Les Sapiens ont un air très concentré et inspiré, pas question de rire, il faut faire son tourisme avec application. Soudain, sans un mot, ils prennent la pause, l’une d’eux fait jaillir un grand smartphone taïwanais, assemblé au Vietnam fait de divers plastiques et métaux non recyclables, qui nécessite une infrastructure industrielle mondialisée pour sa fabrication et son fonctionnement.
Clic-clac, photo souvenir destinée à rien ou à Instagram.
Flatch, ploutch, le troupeau se remet en marche.
Certains jettent un oeil distrait aux frondaisons décoratives des bas côtés du parcours. Tous apprécient d’être au frais loin des chaleurs et émanations suffocantes de leur ville grâce à une voiture massive qui pollue pour sa fabrication, ses infrastructures et son fonctionnement.
Mais il faut avancer, finir la rando programmée pour ensuite aller se désaltérer à la terrasse du village du coin, voir commander une pizza ou un hamburger.
Platch, flof, ils passent devant moi, certains me disent bonjour, je suis obligé de répondre, il paraît qu’ils sont de la même espèce que moi.
Les insectes qui le peuvent détalent, les autres supportent les tsunamis chaotiques, l’eau se trouble, les agrions se cachent dans les branches, les lézards se figent, les branches sont muettes, mais la cigale ne s’arrête pas.
Ploutch, flaf, plicht, le trouveau s’éloigne à vive allure, bientôt je ne les entend plus.
Petit à petit l’eau retrouve son courant et son calme, les gerris réapparaissent, la danse des agrions avec les goutelettes reprend.
Un troupeau de Sapiens ça va, mais 10, 20 par jour, tous les jours... bonjour les dégâts.
En fait, moi aussi j’ai des sandales en plastique et je suis venu par ici en bagnole, j’ai même un vieux smartphone et des fringues d’occase provenant d’Asie.
Dans cette société-monde totale, il n’y a pas d’ailleurs, personne ne peut être véritablement innocent, mais certains sont plus coupables que d’autres, notamment les artisans volontaires de la fuite en avant, notamment ceux qui choisissent de ne pas agir pour stopper cette société Terminator et pour en construire une autre bien meilleure.

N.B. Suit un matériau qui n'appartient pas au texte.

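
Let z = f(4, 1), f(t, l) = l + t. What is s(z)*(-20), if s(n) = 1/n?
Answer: -4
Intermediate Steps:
z = 5 (z = 1 + 4 = 5)
s(z)*(-20) = -20/5 = (⅕)*(-20) = -4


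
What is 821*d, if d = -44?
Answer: -36124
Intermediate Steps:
821*d = 821*(-44) = -36124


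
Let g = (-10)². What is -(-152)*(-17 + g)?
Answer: 12616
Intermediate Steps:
g = 100
-(-152)*(-17 + g) = -(-152)*(-17 + 100) = -(-152)*83 = -1*(-12616) = 12616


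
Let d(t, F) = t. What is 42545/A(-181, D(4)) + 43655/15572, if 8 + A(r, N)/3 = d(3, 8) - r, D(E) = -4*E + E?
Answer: 171390145/2055504 ≈ 83.381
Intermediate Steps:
D(E) = -3*E
A(r, N) = -15 - 3*r (A(r, N) = -24 + 3*(3 - r) = -24 + (9 - 3*r) = -15 - 3*r)
42545/A(-181, D(4)) + 43655/15572 = 42545/(-15 - 3*(-181)) + 43655/15572 = 42545/(-15 + 543) + 43655*(1/15572) = 42545/528 + 43655/15572 = 171390145/2055504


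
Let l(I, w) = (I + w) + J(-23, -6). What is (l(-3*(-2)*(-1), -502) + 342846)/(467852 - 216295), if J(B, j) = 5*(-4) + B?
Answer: 342295/251557 ≈ 1.3607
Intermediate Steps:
J(B, j) = -20 + B
l(I, w) = -43 + I + w (l(I, w) = (I + w) + (-20 - 23) = (I + w) - 43 = -43 + I + w)
(l(-3*(-2)*(-1), -502) + 342846)/(467852 - 216295) = ((-43 - 3*(-2)*(-1) - 502) + 342846)/(467852 - 216295) = ((-43 + 6*(-1) - 502) + 342846)/251557 = ((-43 - 6 - 502) + 342846)*(1/251557) = (-551 + 342846)*(1/251557) = 342295*(1/251557) = 342295/251557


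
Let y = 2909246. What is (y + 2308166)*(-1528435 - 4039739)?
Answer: -29051457845688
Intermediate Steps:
(y + 2308166)*(-1528435 - 4039739) = (2909246 + 2308166)*(-1528435 - 4039739) = 5217412*(-5568174) = -29051457845688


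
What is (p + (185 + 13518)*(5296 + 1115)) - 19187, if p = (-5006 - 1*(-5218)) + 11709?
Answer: 87842667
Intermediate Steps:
p = 11921 (p = (-5006 + 5218) + 11709 = 212 + 11709 = 11921)
(p + (185 + 13518)*(5296 + 1115)) - 19187 = (11921 + (185 + 13518)*(5296 + 1115)) - 19187 = (11921 + 13703*6411) - 19187 = (11921 + 87849933) - 19187 = 87861854 - 19187 = 87842667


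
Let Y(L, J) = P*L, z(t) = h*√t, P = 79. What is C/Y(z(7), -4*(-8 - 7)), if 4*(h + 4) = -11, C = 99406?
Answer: -397624*√7/14931 ≈ -70.458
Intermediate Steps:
h = -27/4 (h = -4 + (¼)*(-11) = -4 - 11/4 = -27/4 ≈ -6.7500)
z(t) = -27*√t/4
Y(L, J) = 79*L
C/Y(z(7), -4*(-8 - 7)) = 99406/((79*(-27*√7/4))) = 99406/((-2133*√7/4)) = 99406*(-4*√7/14931) = -397624*√7/14931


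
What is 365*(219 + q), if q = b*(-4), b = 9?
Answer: 66795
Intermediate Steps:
q = -36 (q = 9*(-4) = -36)
365*(219 + q) = 365*(219 - 36) = 365*183 = 66795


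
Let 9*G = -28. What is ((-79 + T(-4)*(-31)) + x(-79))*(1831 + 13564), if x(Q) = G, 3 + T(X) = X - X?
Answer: 1508710/9 ≈ 1.6763e+5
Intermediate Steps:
T(X) = -3 (T(X) = -3 + (X - X) = -3 + 0 = -3)
G = -28/9 (G = (1/9)*(-28) = -28/9 ≈ -3.1111)
x(Q) = -28/9
((-79 + T(-4)*(-31)) + x(-79))*(1831 + 13564) = ((-79 - 3*(-31)) - 28/9)*(1831 + 13564) = ((-79 + 93) - 28/9)*15395 = (14 - 28/9)*15395 = (98/9)*15395 = 1508710/9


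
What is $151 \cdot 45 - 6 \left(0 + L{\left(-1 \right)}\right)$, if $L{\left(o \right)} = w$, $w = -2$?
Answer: $6807$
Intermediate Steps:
$L{\left(o \right)} = -2$
$151 \cdot 45 - 6 \left(0 + L{\left(-1 \right)}\right) = 151 \cdot 45 - 6 \left(0 - 2\right) = 6795 - -12 = 6795 + 12 = 6807$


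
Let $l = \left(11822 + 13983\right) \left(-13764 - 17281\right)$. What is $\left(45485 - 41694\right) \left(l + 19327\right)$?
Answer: $-3036958340318$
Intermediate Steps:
$l = -801116225$ ($l = 25805 \left(-31045\right) = -801116225$)
$\left(45485 - 41694\right) \left(l + 19327\right) = \left(45485 - 41694\right) \left(-801116225 + 19327\right) = 3791 \left(-801096898\right) = -3036958340318$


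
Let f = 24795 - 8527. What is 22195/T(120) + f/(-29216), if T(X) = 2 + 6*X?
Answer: 958891/31768 ≈ 30.184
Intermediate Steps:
f = 16268
22195/T(120) + f/(-29216) = 22195/(2 + 6*120) + 16268/(-29216) = 22195/(2 + 720) + 16268*(-1/29216) = 22195/722 - 49/88 = 958891/31768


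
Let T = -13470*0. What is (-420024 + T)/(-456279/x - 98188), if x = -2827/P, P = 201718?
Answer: -53973084/4171004993 ≈ -0.012940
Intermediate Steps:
T = 0
x = -257/18338 (x = -2827/201718 = -2827*1/201718 = -257/18338 ≈ -0.014015)
(-420024 + T)/(-456279/x - 98188) = (-420024 + 0)/(-456279/(-257/18338) - 98188) = -420024/(-456279*(-18338/257) - 98188) = -420024/(8367244302/257 - 98188) = -420024/8342009986/257 = -420024*257/8342009986 = -53973084/4171004993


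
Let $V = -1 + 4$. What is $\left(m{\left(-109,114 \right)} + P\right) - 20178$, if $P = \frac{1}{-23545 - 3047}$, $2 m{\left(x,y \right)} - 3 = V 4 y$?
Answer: $- \frac{518344561}{26592} \approx -19493.0$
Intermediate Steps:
$V = 3$
$m{\left(x,y \right)} = \frac{3}{2} + 6 y$ ($m{\left(x,y \right)} = \frac{3}{2} + \frac{3 \cdot 4 y}{2} = \frac{3}{2} + \frac{12 y}{2} = \frac{3}{2} + 6 y$)
$P = - \frac{1}{26592}$ ($P = \frac{1}{-26592} = - \frac{1}{26592} \approx -3.7605 \cdot 10^{-5}$)
$\left(m{\left(-109,114 \right)} + P\right) - 20178 = \left(\left(\frac{3}{2} + 6 \cdot 114\right) - \frac{1}{26592}\right) - 20178 = \left(\left(\frac{3}{2} + 684\right) - \frac{1}{26592}\right) - 20178 = \left(\frac{1371}{2} - \frac{1}{26592}\right) - 20178 = \frac{18228815}{26592} - 20178 = - \frac{518344561}{26592}$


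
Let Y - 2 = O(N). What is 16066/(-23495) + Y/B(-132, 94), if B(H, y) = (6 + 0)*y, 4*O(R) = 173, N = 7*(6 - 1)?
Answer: -31992301/53004720 ≈ -0.60357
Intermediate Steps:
N = 35 (N = 7*5 = 35)
O(R) = 173/4 (O(R) = (¼)*173 = 173/4)
B(H, y) = 6*y
Y = 181/4 (Y = 2 + 173/4 = 181/4 ≈ 45.250)
16066/(-23495) + Y/B(-132, 94) = 16066/(-23495) + 181/(4*((6*94))) = 16066*(-1/23495) + (181/4)/564 = -16066/23495 + (181/4)*(1/564) = -16066/23495 + 181/2256 = -31992301/53004720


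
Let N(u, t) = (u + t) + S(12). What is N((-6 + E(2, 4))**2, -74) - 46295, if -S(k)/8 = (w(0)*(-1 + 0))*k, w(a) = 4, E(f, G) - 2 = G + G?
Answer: -45969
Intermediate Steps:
E(f, G) = 2 + 2*G (E(f, G) = 2 + (G + G) = 2 + 2*G)
S(k) = 32*k (S(k) = -8*4*(-1 + 0)*k = -8*4*(-1)*k = -(-32)*k = 32*k)
N(u, t) = 384 + t + u (N(u, t) = (u + t) + 32*12 = (t + u) + 384 = 384 + t + u)
N((-6 + E(2, 4))**2, -74) - 46295 = (384 - 74 + (-6 + (2 + 2*4))**2) - 46295 = (384 - 74 + (-6 + (2 + 8))**2) - 46295 = (384 - 74 + (-6 + 10)**2) - 46295 = (384 - 74 + 4**2) - 46295 = (384 - 74 + 16) - 46295 = 326 - 46295 = -45969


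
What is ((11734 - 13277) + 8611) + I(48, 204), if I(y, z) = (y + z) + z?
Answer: 7524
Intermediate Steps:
I(y, z) = y + 2*z
((11734 - 13277) + 8611) + I(48, 204) = ((11734 - 13277) + 8611) + (48 + 2*204) = (-1543 + 8611) + (48 + 408) = 7068 + 456 = 7524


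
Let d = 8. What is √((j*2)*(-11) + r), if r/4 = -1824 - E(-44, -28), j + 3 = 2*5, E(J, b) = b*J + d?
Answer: I*√12410 ≈ 111.4*I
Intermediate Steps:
E(J, b) = 8 + J*b (E(J, b) = b*J + 8 = J*b + 8 = 8 + J*b)
j = 7 (j = -3 + 2*5 = -3 + 10 = 7)
r = -12256 (r = 4*(-1824 - (8 - 44*(-28))) = 4*(-1824 - (8 + 1232)) = 4*(-1824 - 1*1240) = 4*(-1824 - 1240) = 4*(-3064) = -12256)
√((j*2)*(-11) + r) = √((7*2)*(-11) - 12256) = √(14*(-11) - 12256) = √(-154 - 12256) = √(-12410) = I*√12410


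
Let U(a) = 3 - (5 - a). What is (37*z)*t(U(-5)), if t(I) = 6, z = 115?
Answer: 25530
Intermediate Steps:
U(a) = -2 + a (U(a) = 3 + (-5 + a) = -2 + a)
(37*z)*t(U(-5)) = (37*115)*6 = 4255*6 = 25530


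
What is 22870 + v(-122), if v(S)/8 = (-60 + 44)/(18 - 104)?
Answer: 983474/43 ≈ 22872.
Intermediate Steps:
v(S) = 64/43 (v(S) = 8*((-60 + 44)/(18 - 104)) = 8*(-16/(-86)) = 8*(-16*(-1/86)) = 8*(8/43) = 64/43)
22870 + v(-122) = 22870 + 64/43 = 983474/43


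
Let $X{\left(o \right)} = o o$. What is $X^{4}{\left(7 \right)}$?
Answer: $5764801$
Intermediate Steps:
$X{\left(o \right)} = o^{2}$
$X^{4}{\left(7 \right)} = \left(7^{2}\right)^{4} = 49^{4} = 5764801$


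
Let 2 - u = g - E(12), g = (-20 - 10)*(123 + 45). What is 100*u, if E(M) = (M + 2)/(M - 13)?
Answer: 502800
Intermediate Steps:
E(M) = (2 + M)/(-13 + M)
g = -5040 (g = -30*168 = -5040)
u = 5028 (u = 2 - (-5040 - (2 + 12)/(-13 + 12)) = 2 - (-5040 - 14/(-1)) = 2 - (-5040 - (-1)*14) = 2 - (-5040 - 1*(-14)) = 2 - (-5040 + 14) = 2 - 1*(-5026) = 2 + 5026 = 5028)
100*u = 100*5028 = 502800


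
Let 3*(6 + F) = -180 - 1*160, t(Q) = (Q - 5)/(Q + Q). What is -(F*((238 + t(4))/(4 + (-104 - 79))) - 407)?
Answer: 2981/12 ≈ 248.42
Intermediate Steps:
t(Q) = (-5 + Q)/(2*Q) (t(Q) = (-5 + Q)/((2*Q)) = (-5 + Q)*(1/(2*Q)) = (-5 + Q)/(2*Q))
F = -358/3 (F = -6 + (-180 - 1*160)/3 = -6 + (-180 - 160)/3 = -6 + (1/3)*(-340) = -6 - 340/3 = -358/3 ≈ -119.33)
-(F*((238 + t(4))/(4 + (-104 - 79))) - 407) = -(-358*(238 + (1/2)*(-5 + 4)/4)/(3*(4 + (-104 - 79))) - 407) = -(-358*(238 + (1/2)*(1/4)*(-1))/(3*(4 - 183)) - 407) = -(-358*(238 - 1/8)/(3*(-179)) - 407) = -(-340637*(-1)/(12*179) - 407) = -(-358/3*(-1903/1432) - 407) = -(1903/12 - 407) = -1*(-2981/12) = 2981/12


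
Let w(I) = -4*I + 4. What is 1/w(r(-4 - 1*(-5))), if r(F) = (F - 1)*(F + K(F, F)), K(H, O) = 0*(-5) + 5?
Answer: 1/4 ≈ 0.25000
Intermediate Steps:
K(H, O) = 5 (K(H, O) = 0 + 5 = 5)
r(F) = (-1 + F)*(5 + F) (r(F) = (F - 1)*(F + 5) = (-1 + F)*(5 + F))
w(I) = 4 - 4*I
1/w(r(-4 - 1*(-5))) = 1/(4 - 4*(-5 + (-4 - 1*(-5))**2 + 4*(-4 - 1*(-5)))) = 1/(4 - 4*(-5 + (-4 + 5)**2 + 4*(-4 + 5))) = 1/(4 - 4*(-5 + 1**2 + 4*1)) = 1/(4 - 4*(-5 + 1 + 4)) = 1/(4 - 4*0) = 1/(4 + 0) = 1/4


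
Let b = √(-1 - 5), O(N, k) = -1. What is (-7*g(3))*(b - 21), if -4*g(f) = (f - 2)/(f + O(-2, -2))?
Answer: -147/8 + 7*I*√6/8 ≈ -18.375 + 2.1433*I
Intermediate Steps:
b = I*√6 (b = √(-6) = I*√6 ≈ 2.4495*I)
g(f) = -(-2 + f)/(4*(-1 + f)) (g(f) = -(f - 2)/(4*(f - 1)) = -(-2 + f)/(4*(-1 + f)))
(-7*g(3))*(b - 21) = (-7*(2 - 1*3)/(4*(-1 + 3)))*(I*√6 - 21) = (-7*(2 - 3)/(4*2))*(-21 + I*√6) = (-7*(-1)/(4*2))*(-21 + I*√6) = (-7*(-⅛))*(-21 + I*√6) = 7*(-21 + I*√6)/8 = -147/8 + 7*I*√6/8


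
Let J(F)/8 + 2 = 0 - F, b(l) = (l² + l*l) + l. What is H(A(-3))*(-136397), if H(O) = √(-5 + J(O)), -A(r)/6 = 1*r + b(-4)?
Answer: -409191*√131 ≈ -4.6834e+6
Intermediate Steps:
b(l) = l + 2*l² (b(l) = (l² + l²) + l = 2*l² + l = l + 2*l²)
J(F) = -16 - 8*F (J(F) = -16 + 8*(0 - F) = -16 + 8*(-F) = -16 - 8*F)
A(r) = -168 - 6*r (A(r) = -6*(1*r - 4*(1 + 2*(-4))) = -6*(r - 4*(1 - 8)) = -6*(r - 4*(-7)) = -6*(r + 28) = -6*(28 + r) = -168 - 6*r)
H(O) = √(-21 - 8*O) (H(O) = √(-5 + (-16 - 8*O)) = √(-21 - 8*O))
H(A(-3))*(-136397) = √(-21 - 8*(-168 - 6*(-3)))*(-136397) = √(-21 - 8*(-168 + 18))*(-136397) = √(-21 - 8*(-150))*(-136397) = √(-21 + 1200)*(-136397) = √1179*(-136397) = (3*√131)*(-136397) = -409191*√131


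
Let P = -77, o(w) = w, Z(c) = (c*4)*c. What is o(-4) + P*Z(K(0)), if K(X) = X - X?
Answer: -4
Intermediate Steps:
K(X) = 0
Z(c) = 4*c² (Z(c) = (4*c)*c = 4*c²)
o(-4) + P*Z(K(0)) = -4 - 308*0² = -4 - 308*0 = -4 - 77*0 = -4 + 0 = -4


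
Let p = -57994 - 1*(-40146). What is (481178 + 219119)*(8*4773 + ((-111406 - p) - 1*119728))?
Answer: -122623405294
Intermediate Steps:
p = -17848 (p = -57994 + 40146 = -17848)
(481178 + 219119)*(8*4773 + ((-111406 - p) - 1*119728)) = (481178 + 219119)*(8*4773 + ((-111406 - 1*(-17848)) - 1*119728)) = 700297*(38184 + ((-111406 + 17848) - 119728)) = 700297*(38184 + (-93558 - 119728)) = 700297*(38184 - 213286) = 700297*(-175102) = -122623405294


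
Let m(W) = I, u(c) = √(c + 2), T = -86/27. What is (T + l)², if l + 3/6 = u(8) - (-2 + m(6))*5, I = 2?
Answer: 68761/2916 - 199*√10/27 ≈ 0.27343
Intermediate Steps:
T = -86/27 (T = -86*1/27 = -86/27 ≈ -3.1852)
u(c) = √(2 + c)
m(W) = 2
l = -½ + √10 (l = -½ + (√(2 + 8) - (-2 + 2)*5) = -½ + (√10 - 0*5) = -½ + (√10 - 1*0) = -½ + (√10 + 0) = -½ + √10 ≈ 2.6623)
(T + l)² = (-86/27 + (-½ + √10))² = (-199/54 + √10)²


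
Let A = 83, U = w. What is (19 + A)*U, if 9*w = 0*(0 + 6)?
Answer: 0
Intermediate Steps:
w = 0 (w = (0*(0 + 6))/9 = (0*6)/9 = (1/9)*0 = 0)
U = 0
(19 + A)*U = (19 + 83)*0 = 102*0 = 0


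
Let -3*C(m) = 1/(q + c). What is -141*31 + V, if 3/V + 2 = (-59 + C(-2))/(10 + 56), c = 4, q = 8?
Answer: -30066495/6877 ≈ -4372.0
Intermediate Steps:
C(m) = -1/36 (C(m) = -1/(3*(8 + 4)) = -⅓/12 = -⅓*1/12 = -1/36)
V = -7128/6877 (V = 3/(-2 + (-59 - 1/36)/(10 + 56)) = 3/(-2 - 2125/36/66) = 3/(-2 - 2125/36*1/66) = 3/(-2 - 2125/2376) = 3/(-6877/2376) = 3*(-2376/6877) = -7128/6877 ≈ -1.0365)
-141*31 + V = -141*31 - 7128/6877 = -4371 - 7128/6877 = -30066495/6877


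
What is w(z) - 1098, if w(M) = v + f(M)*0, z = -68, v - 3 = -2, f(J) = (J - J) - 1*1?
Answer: -1097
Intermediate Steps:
f(J) = -1 (f(J) = 0 - 1 = -1)
v = 1 (v = 3 - 2 = 1)
w(M) = 1 (w(M) = 1 - 1*0 = 1 + 0 = 1)
w(z) - 1098 = 1 - 1098 = -1097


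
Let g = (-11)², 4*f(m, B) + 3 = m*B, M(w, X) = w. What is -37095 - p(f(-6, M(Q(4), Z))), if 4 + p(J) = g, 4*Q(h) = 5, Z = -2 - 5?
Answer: -37212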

Fin de journée, le soleil disparaît derrière la colline, la chaleur s’estompe, les agrions s’élèvent de plus en plus haut vers les cîmes, les lézards ont disparus, l’eau ne s’arrête toujours pas de s’écouler, je laisse encore le temps s’étirer, et puis je vais retourner me terrer dans ma ville.
Fin de l’éternité.
A moins que... je reste ici à attendre la nuit, et qu’au levé de la lune je me transforme en guerrier ou en bête.